Glimpses of an alternate life.
How could we resist a visit to the Chocolatrium, where Cluizel manufactures its fabulous and fanciful chocolates? Its small museum offers exhibits on the history and production of chocolate and glimpses of chocolatiers at work; its workshop holds demonstrations and monthly chocolate-based cooking classes (in December the feature was a bûche de Noël); and its shop displays confections as if they were gemstones.
We spent a long time choosing gifts for friends and family, and it wasn’t until after returning home that I discovered Cluizel has a sister Chocolatrium in New Jersey.
Before traveling to France, I had read about this years-long labor of love by a couple who gave up their careers as international lawyer (hers) and documentary-creating sailor (his) to raise their children in a healthy environment. In 2006 Perrine and Charles Hervé-Gruyer set out to create an organic farm (La ferme biologique du Bec Hellouin) in a small Norman village, knowing zero about farming. At first they floundered (“We made many mistakes”), but doggedly researched and experimented, discovering and embracing permaculture* as their underlying farming philosophy.
Today, from gardens totalling around 1500 square meters, they produce an abundance of vegetables, fruits, and herbs—over 800 varieties—without chemicals or fossil-fuel-powered tools, in an incredibly beautiful 20-hectare (49-acre) jewel of a farm that includes water features and tiny bridges, orchards, a greenhouse, flower-edged footpaths, and free-ranging animals. Their tremendous success has brought a stream of international visitors seeking to follow their model or just inform themselves and maybe buy some peas. This month Jim and I were among them, and my sketches fail to capture the magic of this place. Miraculous Abundance is the title of their book, now available in English.

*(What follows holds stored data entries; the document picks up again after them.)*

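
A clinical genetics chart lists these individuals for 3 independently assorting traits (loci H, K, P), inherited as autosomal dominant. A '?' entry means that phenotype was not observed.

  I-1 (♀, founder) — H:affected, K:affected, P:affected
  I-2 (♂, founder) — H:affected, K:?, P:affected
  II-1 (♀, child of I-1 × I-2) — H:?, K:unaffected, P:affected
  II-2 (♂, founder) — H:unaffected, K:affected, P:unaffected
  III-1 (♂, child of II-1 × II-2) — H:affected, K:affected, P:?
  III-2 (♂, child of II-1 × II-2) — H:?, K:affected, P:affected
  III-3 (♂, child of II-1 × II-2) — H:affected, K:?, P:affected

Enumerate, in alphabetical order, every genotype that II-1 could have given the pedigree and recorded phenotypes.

H/I-1 aff ·: Hh|HH
H/I-2 aff ·: Hh|HH
H/II-1 ? I-1×I-2: Hh|HH
H/II-2 un ·: hh
H/III-1 aff II-1×II-2: Hh
H/III-2 ? II-1×II-2: hh|Hh
H/III-3 aff II-1×II-2: Hh
⇒ H over [I-1,I-2,II-1,II-2,III-1,III-2,III-3]: 10 consistent
K/I-1 aff ·: Kk
K/I-2 ? ·: kk|Kk
K/II-1 un I-1×I-2: kk
K/II-2 aff ·: Kk|KK
K/III-1 aff II-1×II-2: Kk
K/III-2 aff II-1×II-2: Kk
K/III-3 ? II-1×II-2: kk|Kk
⇒ K over [I-1,I-2,II-1,II-2,III-1,III-2,III-3]: 6 consistent
P/I-1 aff ·: Pp|PP
P/I-2 aff ·: Pp|PP
P/II-1 aff I-1×I-2: Pp|PP
P/II-2 un ·: pp
P/III-1 ? II-1×II-2: pp|Pp
P/III-2 aff II-1×II-2: Pp
P/III-3 aff II-1×II-2: Pp
⇒ P over [I-1,I-2,II-1,II-2,III-1,III-2,III-3]: 10 consistent

II-1 ∈ {HH kk PP, HH kk Pp, Hh kk PP, Hh kk Pp}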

The admirable larger goal of the Hervé-Gruyers: “To nourish humanity while healing the planet.”
*FYI: Definitions of permaculture, from the practical to the poetic.
Off to explore a quartier which has greatly changed since we lived in Paris. The formerly industrial neighborhood is now home to a cultural-educational-flower-filled park edged with spiffy apartment towers, and the 19th century stone wine warehouses now accommodate shops and restaurants. It’s an easy walk across the Seine to the four controversial towering volumes of the Bibliothèque Nationale de France, today packed with students cramming for the Bac.